Equipment
Is the Titleist Pro V1 Really the Best Ball?

When you ask golfers which golf ball is the best, the answer usually comes back Titleist. There is no question that the ProV1 and ProV1x are the number one balls on the tour and the top sellers in the consumer marketplace but are they really better than the other premium golf balls? The answer may surprise you.
In 1932 the Acushnet Process Company created a golf ball division and a young MIT graduate named Phillip “Skipper” Young developed a machine that could uniformly wind rubber string around a rubber core—creating the wound golf ball. By 1949, just a few years later, Titleist had become the most-played golf ball in the U.S. Open.
Back in those days they did make, without question, the best golf ball on the market. They had two impressive claims. You could take a dozen Titleist and drop them all through an O-ring gauge.
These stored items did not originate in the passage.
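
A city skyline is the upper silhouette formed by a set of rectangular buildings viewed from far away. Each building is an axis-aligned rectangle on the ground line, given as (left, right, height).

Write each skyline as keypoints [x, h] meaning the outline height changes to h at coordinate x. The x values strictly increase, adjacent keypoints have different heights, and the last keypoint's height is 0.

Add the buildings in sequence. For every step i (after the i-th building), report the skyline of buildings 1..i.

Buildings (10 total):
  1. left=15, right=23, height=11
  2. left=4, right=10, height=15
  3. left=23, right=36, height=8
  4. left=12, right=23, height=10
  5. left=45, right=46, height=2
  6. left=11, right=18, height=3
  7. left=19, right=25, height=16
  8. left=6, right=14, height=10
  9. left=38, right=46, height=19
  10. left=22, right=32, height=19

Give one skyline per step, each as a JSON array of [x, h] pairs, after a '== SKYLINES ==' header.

== SKYLINES ==
[[15,11],[23,0]]
[[4,15],[10,0],[15,11],[23,0]]
[[4,15],[10,0],[15,11],[23,8],[36,0]]
[[4,15],[10,0],[12,10],[15,11],[23,8],[36,0]]
[[4,15],[10,0],[12,10],[15,11],[23,8],[36,0],[45,2],[46,0]]
[[4,15],[10,0],[11,3],[12,10],[15,11],[23,8],[36,0],[45,2],[46,0]]
[[4,15],[10,0],[11,3],[12,10],[15,11],[19,16],[25,8],[36,0],[45,2],[46,0]]
[[4,15],[10,10],[15,11],[19,16],[25,8],[36,0],[45,2],[46,0]]
[[4,15],[10,10],[15,11],[19,16],[25,8],[36,0],[38,19],[46,0]]
[[4,15],[10,10],[15,11],[19,16],[22,19],[32,8],[36,0],[38,19],[46,0]]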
No other brand could do that without having some balls stick in the gauge. They were also the only company that didn’t have to hand pick balls for the tour players.
When the multi-layer ball replaced the wound ball Titleist lost its advantage. Today all golf balls are perfectly round except of some counterfeit Pro V1 balls. I am not implying that they don’t still make a quality product. I am just saying it is no longer the best. I don’t think Tiger Woods would have dropped Titleist at the peak of his career in 2000 if they were better than everyone else. I also don’t believe Phil Mickelson, Rory McIlroy, and Jason Day would play with an inferior golf ball but they don’t play Titleist.
Now I have my favorite young tour player, Bryson Dechambeau, playing my personal favorite Bridgestone B330S and he does it for scientific reasons. He has been playing them for years before he recently signed with them.
All I am saying here is that Titleist and their marvelous marketing department is still capitalizing on what they accomplished once-upon-a-time and the fact that they give away more balls than anyone else, not because they are superior. You owe it to yourself to go to a ball fitting, especially Bridgestone, whenever the opportunity arises.